# Please welcome Dark Horse to IronMag! :)



## Dark Horse (Sep 28, 2016)

What's up brothers. Dark Horse here from ASF (and other places) stopping in to say hi and do the intro thing. Looking forward to getting to know the members here!


----------



## brazey (Sep 29, 2016)

Welcome....


----------



## Mish (Sep 30, 2016)

Welcome


----------



## Anabolik2k (Oct 1, 2016)

Hey DH! Welcome...


----------



## meanstreek (Jan 10, 2017)

welcome


----------



## Arnold (Jan 10, 2017)

Welcome


----------



## heavyiron (Jan 13, 2017)

Dark Horse said:


> What's up brothers. Dark Horse here from ASF (and other places) stopping in to say hi and do the intro thing. Looking forward to getting to know the members here!


Good to see you here!


----------



## BadGas (Jan 13, 2017)

Welcome to this side of the tracks bro.. 
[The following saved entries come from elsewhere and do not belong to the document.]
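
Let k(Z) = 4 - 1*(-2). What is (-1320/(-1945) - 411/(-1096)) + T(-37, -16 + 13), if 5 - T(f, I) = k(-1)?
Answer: 167/3112 ≈ 0.053663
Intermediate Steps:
k(Z) = 6 (k(Z) = 4 + 2 = 6)
T(f, I) = -1 (T(f, I) = 5 - 1*6 = 5 - 6 = -1)
(-1320/(-1945) - 411/(-1096)) + T(-37, -16 + 13) = (-1320/(-1945) - 411/(-1096)) - 1 = (-1320*(-1/1945) - 411*(-1/1096)) - 1 = (264/389 + 3/8) - 1 = 3279/3112 - 1 = 167/3112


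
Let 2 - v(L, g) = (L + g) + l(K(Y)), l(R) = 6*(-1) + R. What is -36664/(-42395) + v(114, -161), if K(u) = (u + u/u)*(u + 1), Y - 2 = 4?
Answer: 291034/42395 ≈ 6.8648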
If my memory serves me right, Weren't you the rep that saved a bunch of members from ordering gear from a now defunct lab.. When they were advertising a sale?? 

Solid!



Dark Horse said:


> What's up brothers. Dark Horse here from ASF (and other places) stopping in to say hi and do the intro thing. Looking forward to getting to know the members here!


----------



## yesidont (Jan 18, 2017)

welcome


----------



## CrazySteroids (Jan 19, 2017)

welcome brother


----------